Para apreciação da justa causa deve atender-se, no quadro de gestão da empresa, ao grau de lesão dos interesses do empregador, ao carácter das relações entre as partes ou entre o trabalhador e os seus companheiros e às demais circunstâncias que no caso se mostrem relevantes (n.º 3).

Deste modo, são requisitos de justa causa de despedimento:

- um comportamento culposo e ilícito (activo ou passivo) do trabalhador, necessariamente consubstanciador de violação grave dos seus deveres profissionais;
- a imediata impossibilidade prática da subsistência do vínculo laboral com o empregador;
- e o nexo causal entre aquele comportamento e esta impossibilidade de manutenção do contrato.

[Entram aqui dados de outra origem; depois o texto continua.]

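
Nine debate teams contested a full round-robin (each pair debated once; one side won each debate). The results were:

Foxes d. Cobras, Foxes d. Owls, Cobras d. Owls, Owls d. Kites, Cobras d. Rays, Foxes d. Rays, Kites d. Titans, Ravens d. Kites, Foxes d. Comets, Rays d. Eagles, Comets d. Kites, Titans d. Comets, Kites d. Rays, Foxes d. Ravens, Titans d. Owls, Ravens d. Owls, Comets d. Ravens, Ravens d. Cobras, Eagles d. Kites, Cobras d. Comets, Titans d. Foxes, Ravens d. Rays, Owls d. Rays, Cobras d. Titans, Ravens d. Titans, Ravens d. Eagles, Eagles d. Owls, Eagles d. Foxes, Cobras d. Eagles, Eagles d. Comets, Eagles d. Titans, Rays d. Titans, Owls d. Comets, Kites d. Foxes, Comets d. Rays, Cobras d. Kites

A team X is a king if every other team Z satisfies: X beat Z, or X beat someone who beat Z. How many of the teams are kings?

6

Kites reaches everyone (king).
Eagles reaches everyone (king).
Titans cannot reach Eagles in two steps.
Foxes reaches everyone (king).
Cobras reaches everyone (king).
Ravens reaches everyone (king).
Rays cannot reach Cobras, Ravens in two steps.
Comets reaches everyone (king).
Owls cannot reach Cobras in two steps.
Kings: Kites, Eagles, Foxes, Cobras, Ravens, Comets — 6.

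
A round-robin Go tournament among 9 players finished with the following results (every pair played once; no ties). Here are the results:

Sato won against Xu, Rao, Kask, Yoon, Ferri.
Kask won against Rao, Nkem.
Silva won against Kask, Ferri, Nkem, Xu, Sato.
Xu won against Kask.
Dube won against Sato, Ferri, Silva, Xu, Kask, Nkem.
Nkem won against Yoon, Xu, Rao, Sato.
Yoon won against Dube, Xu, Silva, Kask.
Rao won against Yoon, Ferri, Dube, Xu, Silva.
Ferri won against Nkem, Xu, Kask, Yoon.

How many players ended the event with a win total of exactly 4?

3

Win totals: Xu 1, Silva 5, Ferri 4, Dube 6, Yoon 4, Sato 5, Rao 5, Nkem 4, Kask 2.
Exactly 4: Ferri, Yoon, Nkem — 3 players.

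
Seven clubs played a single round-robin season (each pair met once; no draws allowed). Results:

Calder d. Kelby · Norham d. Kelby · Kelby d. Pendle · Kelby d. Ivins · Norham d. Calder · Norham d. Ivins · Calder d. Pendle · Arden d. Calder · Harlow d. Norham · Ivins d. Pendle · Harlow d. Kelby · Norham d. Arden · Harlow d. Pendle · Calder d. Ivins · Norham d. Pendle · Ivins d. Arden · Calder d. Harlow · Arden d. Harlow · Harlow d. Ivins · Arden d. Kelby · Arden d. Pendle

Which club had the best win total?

Win totals: Kelby 2, Calder 4, Arden 4, Norham 5, Ivins 2, Harlow 4, Pendle 0.
Norham leads with 5 wins (next highest: 4).

Norham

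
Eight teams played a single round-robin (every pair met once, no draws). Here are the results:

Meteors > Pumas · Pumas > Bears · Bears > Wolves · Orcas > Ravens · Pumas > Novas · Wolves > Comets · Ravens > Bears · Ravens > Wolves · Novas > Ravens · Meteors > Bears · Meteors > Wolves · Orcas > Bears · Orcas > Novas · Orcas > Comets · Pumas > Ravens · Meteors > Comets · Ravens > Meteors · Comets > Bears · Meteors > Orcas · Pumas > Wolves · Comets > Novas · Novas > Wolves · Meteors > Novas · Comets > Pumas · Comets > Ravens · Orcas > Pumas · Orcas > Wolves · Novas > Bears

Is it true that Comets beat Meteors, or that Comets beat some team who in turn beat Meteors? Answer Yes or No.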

Assim, em última análise, o que é preciso saber é se os factos imputados ao trabalhador e que se tenham provado e sejam relevantes são aptos para criar uma situação de inexigibilidade para o empregador, no sentido de não ser aceitável para o concreto incumprimento do contrato por aquele outra consequência jurídica que não seja a resolução pelo empregador. Mais: é preciso que tal inexigibilidade e adequação do despedimento sejam apreciadas objectivamente, isto é, do ponto de vista dum empregador normal com características idênticas a nível do quadro de gestão da empresa, do grau de lesão dos interesses, do carácter das relações com o trabalhador ou entre este e os seus companheiros, etc..
Deste modo, “[c]erta infracção poderá constituir justa causa quando, em concreto, se não possa exigir, segundo as regras da boa fé, que o empregador se limite a aplicar ao trabalhador faltoso uma sanção disciplinar propriamente dita, quer dizer, uma medida punitiva que não afecte, antes viabilize, a permanência do vínculo. Como se vê, este enunciado reproduz a ideia de inexigibilidade que está subjacente ao conceito de justa causa, só que o refere aos instrumentos de defesa da conservação do contrato que são, no terreno disciplinar, as sanções de repreensão, multa e suspensão.” (1)
Salienta ainda a jurisprudência, nomeadamente do Supremo Tribunal de Justiça, a noção de quebra de confiança entre o empregador e o trabalhador, porquanto a exigência de boa-fé na execução dos contratos reveste-se, nesta área, de especial significado, uma vez que se está perante um vínculo que implica relações duradouras e pessoais, pelo que, sempre que o comportamento do trabalhador seja susceptível de ter destruído ou abalado essa confiança, criando no empregador dúvidas sérias sobre a idoneidade da sua conduta futura, existirá justa causa para o despedimento.
Assim, a título exemplificativo, veja-se o Acórdão do Supremo Tribunal de Justiça de 22 de Setembro de 2010 (2), em que se refere que “[n]o âmbito dos assinalados juízos de prognose, tem vindo a ser enfatizado o papel da confiança nas relações de trabalho, salientando-se a sua forte componente fiduciária para se concluir que a confiança contratual é particularmente afectada quando se belisca o dever de leal colaboração, cuja observância é fundamental para o correcto implemento dos fins prático-económicos a que o contrato se subordina.”
A factualidade acima descrita evidencia que ocorreu manifesta violação do dever de respeito e urbanidade por parte da A., como o tribunal recorrido entendeu e aquela admite.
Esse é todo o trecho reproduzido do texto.